Я познакомился с Борисом Леонидовичем в конце зимы 1936 года в доме Мейерхольда. Всеволод Эмильевич пригласил меня на обед в обществе Пастернака с женой и Андре Мальро с братом. Обед затянулся до вечера. … И вот в этот день (5 марта) после обеда за кофе он рассказал нам о предложении товарища П.[163]
, подчеркнул, что все присутствующие его друзья, которым он полностью доверяет, и он просит дать ему совет, искать ли ему встречи со Сталиным, а в случае положительного ответа – какие вопросы перед ним поставить: просить что-то для театра или попытаться защитить Шостаковича и коснуться других тем[164]. … Я, разумеется, сказал, что нужно непременно добиваться этой встречи и что В.Э. должен беседовать со Сталиным не только о себе и ГОСТИМе, но и о всех насущных потребностях искусства. … Зинаида Николаевна поддержала меня. … Но Пастернак не согласился с нами обоими. Многословно и сложно, как всегда, со множеством всевозможных отступлений в длинных придаточных предложениях, но очень решительно тем не менее он советовал не искать встречи со Сталиным, потому что ничего хорошего из этого все равно получиться не может. … Он горячо и красноречиво доказывал Мейерхольду, что недостойно его, Мейерхольда, являться к Сталину просителем, а в ином положении он сейчас быть не может, что такие люди должны или говорить на равных, или совсем не встречаться, и так далее, и тому подобное… К моему удивлению, Мейерхольд согласился с Пастернаком; сказал, что он понял, что сейчас действительно не время добиваться этой встречи, и он просит всех забыть об этом разговоре.Черняк был близким другом Пастернака, и, когда тот приходил к нему в гости, Яков Захарович звал меня к ним наверх. Пастернак читал свои новые стихи и свою новую, тогда впервые начатую прозу. Я слушал из его собственных уст еще не напечатанную «Охранную грамоту» и мог наблюдать за совершенно поразительными изменениями его лица. Иногда оно каким-то странным образом удлинялось, становилось некрасивым, даже уродливым, каким-то «лошадиным», но в следующую минуту он вдруг, встрепенувшись, словно очнувшись, превращался в какое-то воплощение Аполлона, с таким гармоничным и прекрасным лицом, какого я никогда ни у одного человека не видел. Это, конечно, следовало за каким-то движением его внутреннего мира, за его размышлениями, очевидно, за каким-то его душевным состоянием. Его странный голос, иногда с какими-то выкриками, иногда совсем глухой, действовал совершенно гипнотизирующе на слушателей.

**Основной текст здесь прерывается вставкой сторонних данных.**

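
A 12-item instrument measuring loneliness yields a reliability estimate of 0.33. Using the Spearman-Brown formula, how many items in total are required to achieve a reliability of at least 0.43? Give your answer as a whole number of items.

n = [0.43 × 0.67] / [0.33 × 0.57]
  = 0.2881 / 0.1881 = 1.5316
So the test needs 1.5316 × 12 ≈ 18.38 items; rounding up, 19.

19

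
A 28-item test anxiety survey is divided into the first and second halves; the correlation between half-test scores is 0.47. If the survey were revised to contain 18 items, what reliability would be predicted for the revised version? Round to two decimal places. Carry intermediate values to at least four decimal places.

0.53

Full-test reliability from the split-half r: r_full = 2(0.47)/(1 + 0.47) = 0.6395
Length factor from 28 to 18 items: n = 18/28 = 0.6429
r_new = n·r_full / (1 + (n − 1)·r_full) = 0.4111 / 0.7716 ≈ 0.5328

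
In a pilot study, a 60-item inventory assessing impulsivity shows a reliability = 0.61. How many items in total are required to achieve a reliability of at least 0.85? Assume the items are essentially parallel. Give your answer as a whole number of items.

n = 0.85 × (1 − 0.61) / [ 0.61 × (1 − 0.85) ]
n = 0.3315 / 0.0915 ≈ 3.6230
Items needed = n × 60 = 3.6230 × 60 ≈ 217.38 → round up to 218

218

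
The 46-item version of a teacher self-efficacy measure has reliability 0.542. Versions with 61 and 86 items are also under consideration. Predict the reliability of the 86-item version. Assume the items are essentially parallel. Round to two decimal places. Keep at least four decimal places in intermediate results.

Only the ratio of lengths matters: n = 86/46 = 1.8696
r_{86} = n·r / (1 + (n − 1)·r) = 1.0133 / 1.4713 ≈ 0.6887

0.69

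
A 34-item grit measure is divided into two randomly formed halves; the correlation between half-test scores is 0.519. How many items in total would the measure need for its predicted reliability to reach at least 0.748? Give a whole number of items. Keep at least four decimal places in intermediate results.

r_full = 2(0.519)/(1 + 0.519) = 0.6833
Solve Spearman-Brown for n: n = 0.748(1 − 0.6833) / [0.6833(1 − 0.748)] = 1.3757
Items = 1.3757 × 34 ≈ 46.77 → 47

47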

Я должен сказать, что видел за свою жизнь множество замечательных людей. Людей выдающихся, иногда всемирно знаменитых. Но только три раза у меня было полное убеждение, что я нахожусь в присутствии гения, в присутствии даже, может быть, не полубога, а просто самого Бога. Так было с Феллини, так было с Марком Шагалом и так было с Пастернаком.
Кризис. Начало 1930-х
…Чувство конца все чаще меня преследует.
Маяковский
Дорогая мамочка!… Я очень устал. Не от последних лет, не от житейских трудностей времени, но от всей своей жизни. Меня утомил не труд, не обстоятельства семейной жизни, не забота, не то, словом, как она у меня сложилась. Меня утомило то, что осталось бы без перемены, как бы ни сложилась она у меня. Вот то и грустно, и утомительно… что чуть ли не весь я всю жизнь оставался и останусь без приложения.
…С почти месячным запозданьем, по причинам моего обихода, которого я и теперь не изменю, я узнал о расстреле В. Силлова[165]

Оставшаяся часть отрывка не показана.